Wtl. „In den Tagen seines Fleisches“.

Studienanmerkungen

zum Dienst Gottes: Paulus beschreibt hier den Dienst des Hohen Priesters. Die entsprechende griechische Formulierung kann in zwei Richtungen verstanden werden. Zum einen vertrat der Hohe Priester, wie auch die anderen Priester, das Volk vor Jehova. Das schloss ein, für das Volk zu beten und zu opfern. Am Sühnetag brachte der Hohe Priester Opfer allein dar (3Mo 16:2, 17, 24). Zum anderen vertraten die Priester Jehova vor dem Volk. Sie brachten ihnen Gott und sein Gesetz näher (3Mo 10:8-11; Mal 2:7; siehe auch Worterklärungen zu „Priester“).

Gaben und Opfer für Sünden: Gemäß dem mosaischen Gesetz konnte sich das Volk mit „Gaben“ bei Gott bedanken oder seine Anerkennung suchen (3Mo 7:11, 12; 5Mo 16:17). Die Israeliten konnten aber auch mit „Opfern für Sünden“ um Vergebung bitten (3Mo 4:27, 28). Wie der Zusammenhang nahelegt, meint Paulus mit dem Ausdruck „Gaben und Opfer“ allgemein die vom Hohen Priester dargebrachten Opfergaben (Heb 5:3; vgl. 3Mo 9:7; 16:6). In diesem Sinn verwendet er denselben griechischen Ausdruck auch in Heb 8:3 und 9:9.

Er kann mit den Unwissenden und denen, die vom Weg abgekommen sind, mitfühlend umgehen: Unter dem mosaischen Gesetz musste der Hohe Priester „für seine eigenen Sünden … Opfer darbringen“ (Heb 5:3). Das erinnerte ihn an seine Fehlerhaftigkeit. Daran zu denken, dass er selbst schwach war, half ihm bestimmt, mit den Menschen, für die er Opfer darbrachte, mitfühlend (oder „sanft“, „maßvoll“) umzugehen. Wer gesündigt hatte, musste seine Sünde bekennen und unter Umständen eine Entschädigung leisten (2Mo 22:1; 3Mo 6:4, 5; 4Mo 5:7). Paulus bezeichnet solche Sünder als „Unwissende“ und als Personen, „die vom Weg abgekommen sind“ (oder „Irrende“); sie sündigten nicht aus Boshaftigkeit, sondern aufgrund von menschlicher Schwäche. (Vgl. 3Mo 5:17-19; 4Mo 15:27, 28.)

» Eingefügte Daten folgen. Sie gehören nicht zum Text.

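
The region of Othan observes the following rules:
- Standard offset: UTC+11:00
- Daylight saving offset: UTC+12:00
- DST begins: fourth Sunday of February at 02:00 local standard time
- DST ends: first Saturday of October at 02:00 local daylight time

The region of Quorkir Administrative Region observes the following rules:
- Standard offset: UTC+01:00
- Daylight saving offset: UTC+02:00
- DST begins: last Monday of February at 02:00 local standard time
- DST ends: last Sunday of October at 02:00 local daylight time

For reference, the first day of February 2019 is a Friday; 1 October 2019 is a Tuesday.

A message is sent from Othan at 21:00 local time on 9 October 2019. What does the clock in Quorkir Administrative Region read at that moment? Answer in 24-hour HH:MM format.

12:00

1 February 2019 is a Friday, so the first Sunday is February 3 and the fourth is February 24.
1 October 2019 is a Tuesday, so the first Saturday is October 5.
9 October 2019 does not fall between 24 February and 5 October, so daylight saving is not in effect and Othan is at UTC+11:00.
21:00 Othan − 11h = 10:00 UTC.
1 February 2019 is a Friday, so Mondays fall on 4, 11, 18, 25; the last is February 25.
1 October 2019 is a Tuesday, so Sundays fall on 6, 13, 20, 27; the last is October 27.
At the standard offset (UTC+01:00), 10:00 UTC + 1h = 11:00 Quorkir Administrative Region standard time.
The standard-time date in Quorkir Administrative Region, 9 October 2019, falls between 25 February and 27 October, so daylight saving is in effect and Quorkir Administrative Region is at UTC+02:00.
10:00 UTC + 2h = 12:00 Quorkir Administrative Region.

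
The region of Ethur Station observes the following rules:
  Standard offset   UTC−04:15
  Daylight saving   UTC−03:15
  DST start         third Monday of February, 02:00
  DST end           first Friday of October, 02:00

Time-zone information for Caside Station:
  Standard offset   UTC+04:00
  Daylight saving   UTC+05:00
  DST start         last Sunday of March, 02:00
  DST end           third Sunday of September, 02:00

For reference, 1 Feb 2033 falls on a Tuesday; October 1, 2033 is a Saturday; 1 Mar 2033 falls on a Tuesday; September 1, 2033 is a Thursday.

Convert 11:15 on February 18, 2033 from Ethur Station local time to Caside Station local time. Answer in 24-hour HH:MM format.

1 February 2033 is a Tuesday, so the first Monday is February 7 and the third is February 21.
1 October 2033 is a Saturday, so the first Friday is October 7.
February 18, 2033 does not fall between 21 February and 7 October, so daylight saving is not in effect and Ethur Station is at UTC−04:15.
11:15 Ethur Station + 4h15m = 15:30 UTC.
1 March 2033 is a Tuesday, so Sundays fall on 6, 13, 20, 27; the last is March 27.
1 September 2033 is a Thursday, so the first Sunday is September 4 and the third is September 18.
At the standard offset (UTC+04:00), 15:30 UTC + 4h = 19:30 Caside Station standard time.
The standard-time date in Caside Station, February 18, 2033, does not fall between 27 March and 18 September, so daylight saving is not in effect and Caside Station is at UTC+04:00.
15:30 UTC + 4h = 19:30 Caside Station.

19:30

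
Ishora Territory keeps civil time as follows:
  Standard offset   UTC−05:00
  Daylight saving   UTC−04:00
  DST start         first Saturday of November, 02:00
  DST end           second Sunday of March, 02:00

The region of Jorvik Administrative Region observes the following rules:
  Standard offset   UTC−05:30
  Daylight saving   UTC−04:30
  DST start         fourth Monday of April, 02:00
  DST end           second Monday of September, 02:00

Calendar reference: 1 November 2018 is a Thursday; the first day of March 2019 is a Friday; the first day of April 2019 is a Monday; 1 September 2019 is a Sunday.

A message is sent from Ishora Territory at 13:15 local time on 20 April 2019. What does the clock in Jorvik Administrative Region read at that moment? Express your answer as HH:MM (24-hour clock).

12:45

1 November 2018 is a Thursday, so the first Saturday is November 3.
1 March 2019 is a Friday, so the first Sunday is March 3 and the second is March 10.
Daylight saving runs 3 November 2018 – 10 March 2019; 20 April 2019 is outside that window, so Ishora Territory is on standard time at UTC−05:00.
13:15 Ishora Territory + 5h = 18:15 UTC.
1 April 2019 is a Monday, so the first Monday is April 1 and the fourth is April 22.
1 September 2019 is a Sunday, so the first Monday is September 2 and the second is September 9.
At the standard offset (UTC−05:30), 18:15 UTC − 5h30m = 12:45 Jorvik Administrative Region standard time.
Daylight saving runs 22 April – 9 September; the standard-time date in Jorvik Administrative Region, 20 April 2019, is outside that window, so Jorvik Administrative Region is on standard time at UTC−05:30.
18:15 UTC − 5h30m = 12:45 Jorvik Administrative Region.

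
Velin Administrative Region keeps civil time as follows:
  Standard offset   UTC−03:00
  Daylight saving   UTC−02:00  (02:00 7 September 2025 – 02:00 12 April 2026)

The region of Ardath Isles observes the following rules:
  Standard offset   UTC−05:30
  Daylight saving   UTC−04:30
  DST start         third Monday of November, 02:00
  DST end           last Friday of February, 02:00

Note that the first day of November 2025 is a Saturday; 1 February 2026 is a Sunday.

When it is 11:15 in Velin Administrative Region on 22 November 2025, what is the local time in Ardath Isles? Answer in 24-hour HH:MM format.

08:45

Daylight saving runs 7 September 2025 – 12 April 2026; 22 November 2025 is inside that window, so Velin Administrative Region is at UTC−02:00.
11:15 Velin Administrative Region + 2h = 13:15 UTC.
1 November 2025 is a Saturday, so the first Monday is November 3 and the third is November 17.
1 February 2026 is a Sunday, so Fridays fall on 6, 13, 20, 27; the last is February 27.
At the standard offset (UTC−05:30), 13:15 UTC − 5h30m = 07:45 Ardath Isles standard time.
The standard-time date in Ardath Isles, 22 November 2025, falls between 17 November 2025 and 27 February 2026, so daylight saving is in effect and Ardath Isles is at UTC−04:30.
13:15 UTC − 4h30m = 08:45 Ardath Isles.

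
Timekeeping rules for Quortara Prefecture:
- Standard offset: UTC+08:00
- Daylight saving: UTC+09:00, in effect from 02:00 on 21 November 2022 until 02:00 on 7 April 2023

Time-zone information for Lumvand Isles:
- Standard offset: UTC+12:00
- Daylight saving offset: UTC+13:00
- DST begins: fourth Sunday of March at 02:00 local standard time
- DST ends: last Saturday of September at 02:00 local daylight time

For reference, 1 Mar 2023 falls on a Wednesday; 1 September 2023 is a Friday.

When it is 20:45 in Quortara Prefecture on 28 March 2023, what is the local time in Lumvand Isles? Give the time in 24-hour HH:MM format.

Daylight saving runs 21 November 2022 – 7 April 2023; 28 March 2023 is inside that window, so Quortara Prefecture is at UTC+09:00.
20:45 Quortara Prefecture − 9h = 11:45 UTC.
1 March 2023 is a Wednesday, so the first Sunday is March 5 and the fourth is March 26.
1 September 2023 is a Friday, so Saturdays fall on 2, 9, 16, 23, 30; the last is September 30.
At the standard offset (UTC+12:00), 11:45 UTC + 12h = 23:45 Lumvand Isles standard time.
The standard-time date in Lumvand Isles, 28 March 2023, lies within the daylight-saving period (26 March – 30 September), so Lumvand Isles is on daylight time, UTC+13:00.
11:45 UTC + 13h = 00:45 Lumvand Isles (rolling into the next day, 29 March 2023).

00:45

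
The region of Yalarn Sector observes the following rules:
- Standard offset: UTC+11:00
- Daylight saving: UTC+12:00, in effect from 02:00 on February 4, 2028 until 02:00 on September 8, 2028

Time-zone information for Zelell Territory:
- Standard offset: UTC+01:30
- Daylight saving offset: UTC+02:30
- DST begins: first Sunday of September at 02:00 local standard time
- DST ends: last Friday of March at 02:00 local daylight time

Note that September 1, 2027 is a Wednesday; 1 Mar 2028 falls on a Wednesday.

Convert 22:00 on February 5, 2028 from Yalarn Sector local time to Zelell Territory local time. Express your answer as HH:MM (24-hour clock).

12:30

Daylight saving runs 4 February – 8 September; February 5, 2028 is inside that window, so Yalarn Sector is at UTC+12:00.
22:00 Yalarn Sector − 12h = 10:00 UTC.
1 September 2027 is a Wednesday, so the first Sunday is September 5.
1 March 2028 is a Wednesday, so Fridays fall on 3, 10, 17, 24, 31; the last is March 31.
At the standard offset (UTC+01:30), 10:00 UTC + 1h30m = 11:30 Zelell Territory standard time.
Daylight saving runs 5 September 2027 – 31 March 2028; the standard-time date in Zelell Territory, February 5, 2028, is inside that window, so Zelell Territory is at UTC+02:30.
10:00 UTC + 2h30m = 12:30 Zelell Territory.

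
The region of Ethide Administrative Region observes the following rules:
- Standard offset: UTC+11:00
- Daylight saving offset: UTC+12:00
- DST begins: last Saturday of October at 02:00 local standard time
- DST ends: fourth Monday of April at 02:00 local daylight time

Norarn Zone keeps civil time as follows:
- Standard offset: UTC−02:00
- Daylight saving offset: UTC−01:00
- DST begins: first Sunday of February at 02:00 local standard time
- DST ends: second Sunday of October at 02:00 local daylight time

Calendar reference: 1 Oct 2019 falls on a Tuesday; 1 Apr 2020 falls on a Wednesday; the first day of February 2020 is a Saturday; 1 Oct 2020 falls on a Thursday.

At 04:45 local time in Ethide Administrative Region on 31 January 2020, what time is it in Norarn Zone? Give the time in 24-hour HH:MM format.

1 October 2019 is a Tuesday, so Saturdays fall on 5, 12, 19, 26; the last is October 26.
1 April 2020 is a Wednesday, so the first Monday is April 6 and the fourth is April 27.
31 January 2020 lies within the daylight-saving period (26 October 2019 – 27 April 2020), so Ethide Administrative Region is on daylight time, UTC+12:00.
04:45 Ethide Administrative Region − 12h = 16:45 UTC (rolling into the previous day, 30 January 2020).
1 February 2020 is a Saturday, so the first Sunday is February 2.
1 October 2020 is a Thursday, so the first Sunday is October 4 and the second is October 11.
At the standard offset (UTC−02:00), 16:45 UTC − 2h = 14:45 Norarn Zone standard time.
The standard-time date in Norarn Zone, 30 January 2020, does not fall between 2 February and 11 October, so daylight saving is not in effect and Norarn Zone is at UTC−02:00.
16:45 UTC − 2h = 14:45 Norarn Zone.

14:45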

mit seiner eigenen Schwachheit konfrontiert wird: Oder „seiner eigenen Schwachheit unterworfen ist“. Das mit „konfrontiert werden“ übersetzte griechische Verb bedeutet wtl. „von etwas umgeben sein“, „etwas anhaben“. (Siehe auch Heb 12:1, wo dasselbe griechische Wort verwendet wird.) Es steht auch in Apg 28:20, wo Paulus sagt, dass ihn eine Kette „umgibt“. Weil jeder unvollkommene Hohe Priester sündigte, wurde er „immer wieder mit seiner eigenen Schwachheit konfrontiert“. Sie umgab ihn sozusagen wie ein Kleidungsstück. (Vgl. Sach 3:3, 4.) Deshalb musste er „für seine eigenen Sünden … Opfer darbringen“ (Heb 5:3; 3Mo 9:7; 16:6, 11). Kein Hoher Priester reichte im Entferntesten an Jesus Christus heran, den sündenlosen Hohen Priester im Himmel (Heb 7:26-28).

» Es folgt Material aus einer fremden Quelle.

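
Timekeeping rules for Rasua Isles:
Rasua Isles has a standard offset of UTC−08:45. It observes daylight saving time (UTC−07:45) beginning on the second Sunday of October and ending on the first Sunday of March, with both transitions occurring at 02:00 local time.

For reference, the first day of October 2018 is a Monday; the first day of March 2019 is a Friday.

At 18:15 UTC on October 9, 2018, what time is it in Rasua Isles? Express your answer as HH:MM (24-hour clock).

1 October 2018 is a Monday, so the first Sunday is October 7 and the second is October 14.
1 March 2019 is a Friday, so the first Sunday is March 3.
At the standard offset (UTC−08:45), 18:15 UTC − 8h45m = 09:30 Rasua Isles standard time.
The standard-time date in Rasua Isles, October 9, 2018, does not fall between 14 October 2018 and 3 March 2019, so daylight saving is not in effect and Rasua Isles is at UTC−08:45.
18:15 UTC − 8h45m = 09:30 local.

09:30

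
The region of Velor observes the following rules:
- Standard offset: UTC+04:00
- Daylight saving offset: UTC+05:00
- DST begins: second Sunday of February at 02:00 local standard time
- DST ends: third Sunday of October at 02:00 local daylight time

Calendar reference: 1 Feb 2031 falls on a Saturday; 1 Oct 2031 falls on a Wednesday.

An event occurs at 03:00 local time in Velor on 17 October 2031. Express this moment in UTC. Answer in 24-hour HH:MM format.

22:00

1 February 2031 is a Saturday, so the first Sunday is February 2 and the second is February 9.
1 October 2031 is a Wednesday, so the first Sunday is October 5 and the third is October 19.
Daylight saving runs 9 February – 19 October; 17 October 2031 is inside that window, so Velor is at UTC+05:00.
03:00 local − 5h = 22:00 UTC (rolling into the previous day, 16 October 2031).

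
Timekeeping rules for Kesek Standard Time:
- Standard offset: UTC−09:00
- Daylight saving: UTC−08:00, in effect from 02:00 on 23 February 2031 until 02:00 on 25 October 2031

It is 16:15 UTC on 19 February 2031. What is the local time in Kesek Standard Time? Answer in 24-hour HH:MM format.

At the standard offset (UTC−09:00), 16:15 UTC − 9h = 07:15 Kesek Standard Time standard time.
The standard-time date in Kesek Standard Time, 19 February 2031, does not fall between 23 February and 25 October, so daylight saving is not in effect and Kesek Standard Time is at UTC−09:00.
16:15 UTC − 9h = 07:15 local.

07:15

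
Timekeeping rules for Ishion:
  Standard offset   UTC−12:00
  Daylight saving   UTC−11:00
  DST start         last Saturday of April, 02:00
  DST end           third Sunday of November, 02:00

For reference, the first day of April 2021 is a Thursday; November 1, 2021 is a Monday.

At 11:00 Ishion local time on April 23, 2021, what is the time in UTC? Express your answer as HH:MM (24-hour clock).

23:00

1 April 2021 is a Thursday, so Saturdays fall on 3, 10, 17, 24; the last is April 24.
1 November 2021 is a Monday, so the first Sunday is November 7 and the third is November 21.
Daylight saving runs 24 April – 21 November; April 23, 2021 is outside that window, so Ishion is on standard time at UTC−12:00.
11:00 local + 12h = 23:00 UTC.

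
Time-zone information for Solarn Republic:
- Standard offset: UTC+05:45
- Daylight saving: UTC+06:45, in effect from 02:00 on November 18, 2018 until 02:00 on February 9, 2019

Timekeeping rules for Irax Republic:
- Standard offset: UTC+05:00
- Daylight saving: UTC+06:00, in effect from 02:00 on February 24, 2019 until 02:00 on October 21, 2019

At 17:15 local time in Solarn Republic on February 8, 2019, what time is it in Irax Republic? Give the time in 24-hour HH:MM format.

Daylight saving runs 18 November 2018 – 9 February 2019; February 8, 2019 is inside that window, so Solarn Republic is at UTC+06:45.
17:15 Solarn Republic − 6h45m = 10:30 UTC.
At the standard offset (UTC+05:00), 10:30 UTC + 5h = 15:30 Irax Republic standard time.
Daylight saving runs 24 February – 21 October; the standard-time date in Irax Republic, February 8, 2019, is outside that window, so Irax Republic is on standard time at UTC+05:00.
10:30 UTC + 5h = 15:30 Irax Republic.

15:30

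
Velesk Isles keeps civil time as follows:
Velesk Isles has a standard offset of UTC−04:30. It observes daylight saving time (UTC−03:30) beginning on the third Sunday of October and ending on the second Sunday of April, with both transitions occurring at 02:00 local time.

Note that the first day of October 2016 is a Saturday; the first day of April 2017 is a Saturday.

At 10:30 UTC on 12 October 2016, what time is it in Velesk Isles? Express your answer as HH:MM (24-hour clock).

1 October 2016 is a Saturday, so the first Sunday is October 2 and the third is October 16.
1 April 2017 is a Saturday, so the first Sunday is April 2 and the second is April 9.
At the standard offset (UTC−04:30), 10:30 UTC − 4h30m = 06:00 Velesk Isles standard time.
The standard-time date in Velesk Isles, 12 October 2016, is outside the daylight-saving period (16 October 2016 – 9 April 2017), so Velesk Isles is on standard time, UTC−04:30.
10:30 UTC − 4h30m = 06:00 local.

06:00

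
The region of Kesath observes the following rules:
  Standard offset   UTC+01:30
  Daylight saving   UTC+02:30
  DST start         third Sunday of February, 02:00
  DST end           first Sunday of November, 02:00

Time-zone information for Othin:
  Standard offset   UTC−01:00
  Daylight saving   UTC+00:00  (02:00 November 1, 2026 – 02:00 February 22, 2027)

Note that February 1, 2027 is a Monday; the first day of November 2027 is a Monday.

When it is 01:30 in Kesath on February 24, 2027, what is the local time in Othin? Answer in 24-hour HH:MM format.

22:00

1 February 2027 is a Monday, so the first Sunday is February 7 and the third is February 21.
1 November 2027 is a Monday, so the first Sunday is November 7.
February 24, 2027 falls between 21 February and 7 November, so daylight saving is in effect and Kesath is at UTC+02:30.
01:30 Kesath − 2h30m = 23:00 UTC (rolling into the previous day, 23 February 2027).
At the standard offset (UTC−01:00), 23:00 UTC − 1h = 22:00 Othin standard time.
Daylight saving runs 1 November 2026 – 22 February 2027; the standard-time date in Othin, February 23, 2027, is outside that window, so Othin is on standard time at UTC−01:00.
23:00 UTC − 1h = 22:00 Othin.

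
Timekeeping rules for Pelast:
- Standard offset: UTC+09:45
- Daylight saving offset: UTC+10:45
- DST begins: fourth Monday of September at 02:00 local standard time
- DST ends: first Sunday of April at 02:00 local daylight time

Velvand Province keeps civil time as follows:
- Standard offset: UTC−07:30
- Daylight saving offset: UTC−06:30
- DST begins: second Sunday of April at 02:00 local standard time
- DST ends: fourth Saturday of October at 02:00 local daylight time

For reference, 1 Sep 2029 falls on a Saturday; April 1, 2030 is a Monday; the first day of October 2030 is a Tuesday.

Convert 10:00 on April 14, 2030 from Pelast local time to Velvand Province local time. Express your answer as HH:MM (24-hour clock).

16:45

1 September 2029 is a Saturday, so the first Monday is September 3 and the fourth is September 24.
1 April 2030 is a Monday, so the first Sunday is April 7.
April 14, 2030 does not fall between 24 September 2029 and 7 April 2030, so daylight saving is not in effect and Pelast is at UTC+09:45.
10:00 Pelast − 9h45m = 00:15 UTC.
1 April 2030 is a Monday, so the first Sunday is April 7 and the second is April 14.
1 October 2030 is a Tuesday, so the first Saturday is October 5 and the fourth is October 26.
At the standard offset (UTC−07:30), 00:15 UTC − 7h30m = 16:45 Velvand Province standard time (rolling into the previous day, 13 April 2030).
The standard-time date in Velvand Province, April 13, 2030, does not fall between 14 April and 26 October, so daylight saving is not in effect and Velvand Province is at UTC−07:30.
00:15 UTC − 7h30m = 16:45 Velvand Province (rolling into the previous day, 13 April 2030).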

wenn er von Gott berufen wird, wie es bei Aaron war: Möglicherweise fragten sich manche hebräische Christen, wieso Jesus Hoher Priester sein konnte, obwohl er nicht von Aaron abstammte. Paulus führt als Argument an, dass ja auch Aaron das Amt nicht geerbt hatte, sondern von Gott dazu berufen wurde. (Vgl. 2Mo 28:1; 4Mo 3:10.) Genauso wurde Jesus direkt „von Gott berufen“, nur dass er für immer als Hoher Priester dienen sollte (Heb 5:5, 6). Im 1. Jh. wurden die jüdischen Hohen Priester, wie z. B. Kaiphas, im Allgemeinen von den Römern eingesetzt und manchmal auch wieder abgesetzt (Apg 4:6 und Anm.). Auch wenn sie von Aaron abstammten, konnten sie nicht mit Recht behaupten, dass sie „von Gott berufen“ worden waren. (Vgl. Heb 7:13-16.)

So hat sich auch der Christus nicht selbst verherrlicht, indem er Hoher Priester wurde: Jesus wurde von seinem Vater Jehova verherrlicht. Als er sich im Jahr 29 u. Z. taufen ließ, berief Jehova ihn zum Hohen Priester. Damals trat er demütig vor Gott, um dessen Willen auszuführen, wozu auch gehörte, sein Leben zu opfern und für immer als Jehovas Hoher Priester zu dienen (Heb 5:6; 10:8, 9). Daraufhin salbte Jehova seinen Sohn mit heiligem Geist und verkündete, dass er ihn liebt und Gefallen an ihm hat. So verherrlichte Gott den Christus. (Siehe Anm. zu Mar 1:11.) Die Herrlichkeit, die Jesus direkt von seinem Vater erhielt, war weit größer als die Herrlichkeit, die andere Hohe Priester für sich beanspruchten oder aufgrund ihrer Abstammung einforderten. (Vgl. Joh 8:54.)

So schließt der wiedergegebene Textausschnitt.